Daniel Attinger, a professor of mechanical at engineering at Iowa State University, is working on developing a tiny device that produces a continuous supply of wine. Bless you, Daniel Attinger.
Attinger, along with a team of researchers at Ecole Polytechnique Fédérale de Lausanne, a Swiss research institute, hopes the micro-winery will aid wine experts in advancing their knowledge of the fermentation process. Fermentation, as a press release from the EPFL explains, is highly important to the flavor profile of wine—different strains of yeast produce different notes.

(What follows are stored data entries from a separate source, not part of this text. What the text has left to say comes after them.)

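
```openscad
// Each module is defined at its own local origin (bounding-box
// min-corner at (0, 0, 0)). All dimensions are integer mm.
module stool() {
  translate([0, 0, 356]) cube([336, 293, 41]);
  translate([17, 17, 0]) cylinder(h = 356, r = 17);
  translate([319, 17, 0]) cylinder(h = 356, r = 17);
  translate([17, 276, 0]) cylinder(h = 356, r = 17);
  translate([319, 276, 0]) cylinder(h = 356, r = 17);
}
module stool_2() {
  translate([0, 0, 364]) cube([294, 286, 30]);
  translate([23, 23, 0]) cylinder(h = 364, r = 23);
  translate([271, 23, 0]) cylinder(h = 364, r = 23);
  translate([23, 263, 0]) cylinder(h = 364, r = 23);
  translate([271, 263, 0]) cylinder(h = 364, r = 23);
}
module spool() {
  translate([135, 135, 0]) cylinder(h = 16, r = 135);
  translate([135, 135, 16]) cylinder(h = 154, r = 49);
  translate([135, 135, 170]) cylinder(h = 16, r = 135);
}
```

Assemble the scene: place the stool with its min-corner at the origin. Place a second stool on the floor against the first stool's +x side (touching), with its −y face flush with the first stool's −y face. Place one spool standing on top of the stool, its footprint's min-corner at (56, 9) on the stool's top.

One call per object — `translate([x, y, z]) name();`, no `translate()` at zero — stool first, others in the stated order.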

Attinger’s device is intended to help winemakers play with various fermentation processes. Its theoretical benefit comes in its speed and size—it’s able to continuously produce about one milliliter of wine per hour. (Regular fermentation processes can take roughly two weeks.)
The device has a main channel through which the grape juice winds its way. The yeast is placed in adjacent compartments and feeds into the main channel through a very thin membrane with holes called nanopores. It’s almost as if they were in little tea bags. When the grape juice reaches the yeasts, they absorb the sugar and give off alcohol and CO2 through the membrane. This process takes place very quickly, since the sugar and yeast are confined in such a small space.
Philippe Renaud, the head of EFPL’s microsystems laboratory, noted that the magical contraption could be used for home brewing, but added, “that’s more of a gimmick. It uses a simplified process and the result is currently not as good as normal wine.”